Anyway, by this point, dear Fuji had just come out with the XT-2, and that made a plethora of used XT-1’s within affordable reach. I had coveted the XT-1 when I traded in the XPro-1 (for some nice binoculars at the time).
I went to the Fuji open day at Ffordes, one of those few occasions when they open at the weekend!
(Yes guys, that is a huge brick-through-the-window sized hint. I bet if you opened just Saturday mornings, you’d sell loads of gear to people resident from Aberdeen to Inverness and beyond, who really don’t want to be stuck with Argos and Jessops as their only non-mailorder options.)
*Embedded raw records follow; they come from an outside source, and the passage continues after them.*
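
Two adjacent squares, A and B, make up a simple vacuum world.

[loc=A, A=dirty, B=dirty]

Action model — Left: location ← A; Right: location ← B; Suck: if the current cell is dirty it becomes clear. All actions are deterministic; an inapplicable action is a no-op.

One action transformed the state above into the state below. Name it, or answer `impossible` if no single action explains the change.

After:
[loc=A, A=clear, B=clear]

try  Left: <A|dirty|dirty>
try Right: <B|dirty|dirty>
try  Suck: <A|clear|dirty>
no single action produces the after-state

impossible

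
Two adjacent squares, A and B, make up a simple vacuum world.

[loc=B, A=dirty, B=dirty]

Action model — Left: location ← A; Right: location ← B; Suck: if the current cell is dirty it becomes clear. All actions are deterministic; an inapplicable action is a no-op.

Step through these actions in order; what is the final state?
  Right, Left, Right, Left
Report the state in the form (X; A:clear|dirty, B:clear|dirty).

t=1 Right ⇒ (B; A:dirty, B:dirty)
t=2 Left ⇒ (A; A:dirty, B:dirty)
t=3 Right ⇒ (B; A:dirty, B:dirty)
t=4 Left ⇒ (A; A:dirty, B:dirty)

(A; A:dirty, B:dirty)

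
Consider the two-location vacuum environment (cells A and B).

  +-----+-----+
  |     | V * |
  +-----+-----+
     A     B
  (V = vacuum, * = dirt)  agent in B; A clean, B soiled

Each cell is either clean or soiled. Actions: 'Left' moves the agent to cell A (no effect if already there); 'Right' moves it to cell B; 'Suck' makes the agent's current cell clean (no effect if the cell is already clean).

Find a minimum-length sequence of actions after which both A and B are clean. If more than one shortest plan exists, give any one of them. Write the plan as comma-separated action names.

1. Suck → (B; A:clean, B:clean)
min 1: B is soiled, one Suck

Suck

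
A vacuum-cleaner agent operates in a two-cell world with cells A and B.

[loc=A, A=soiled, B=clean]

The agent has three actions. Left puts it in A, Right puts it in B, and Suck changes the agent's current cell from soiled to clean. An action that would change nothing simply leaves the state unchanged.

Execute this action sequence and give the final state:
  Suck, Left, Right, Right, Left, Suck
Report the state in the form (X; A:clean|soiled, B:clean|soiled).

t=1 Suck ⇒ (A; A:clean, B:clean)
t=2 Left ⇒ (A; A:clean, B:clean)
t=3 Right ⇒ (B; A:clean, B:clean)
t=4 Right ⇒ (B; A:clean, B:clean)
t=5 Left ⇒ (A; A:clean, B:clean)
t=6 Suck ⇒ (A; A:clean, B:clean)

(A; A:clean, B:clean)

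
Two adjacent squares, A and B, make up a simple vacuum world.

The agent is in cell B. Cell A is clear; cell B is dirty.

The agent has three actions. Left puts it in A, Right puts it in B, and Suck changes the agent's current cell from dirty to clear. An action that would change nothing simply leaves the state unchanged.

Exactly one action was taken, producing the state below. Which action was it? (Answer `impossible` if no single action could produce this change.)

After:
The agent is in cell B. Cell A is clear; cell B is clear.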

Anyway, whilst men with deodorant related issue drooled over the XT-2 almost as much as they did over the model, I tried and then bought an XT-1, and some really nice prime glass (glass over bodies as always).
Then a few months later I nearly dropped two prime lenses in a swamp-like loch and decided to get a zoom instead. I went the whole hog and got the 16-55/2.8 monster.
So, there you have it. A brief history of my digital SLR and mirrorless cameras and bringing us up to the image below. Shot two weeks ago, and sold several times over on stock and print sites online since.
If I was happy with the XT-1 then why change it? Well, the focus of the XT-1 is not reliable, or very quick. There are cumbersome operational issues the XT-2 looks likely to fix (position of tripod socket so you can change the battery without taking it off the tripod or taking off the tripod quick release plate, access to the focus points, the portrait tilt screen, just to name three).
Logically, when funds permitted (and greatly encouraged by finding out my Fuji XT-1 had 10 dead pixels in a row across the middle of the sensor, and also finding out, at the same time, that it was almost out of warranty) and the move to the XT-2 was a “no-brainer” as they say.
So on Tuesday, I picked one up. Which is actually quite difficult, as most suppliers have long back orders with Fuji (one way to retain the initial momentum and keep the price high…). Today, I took it out for a test run.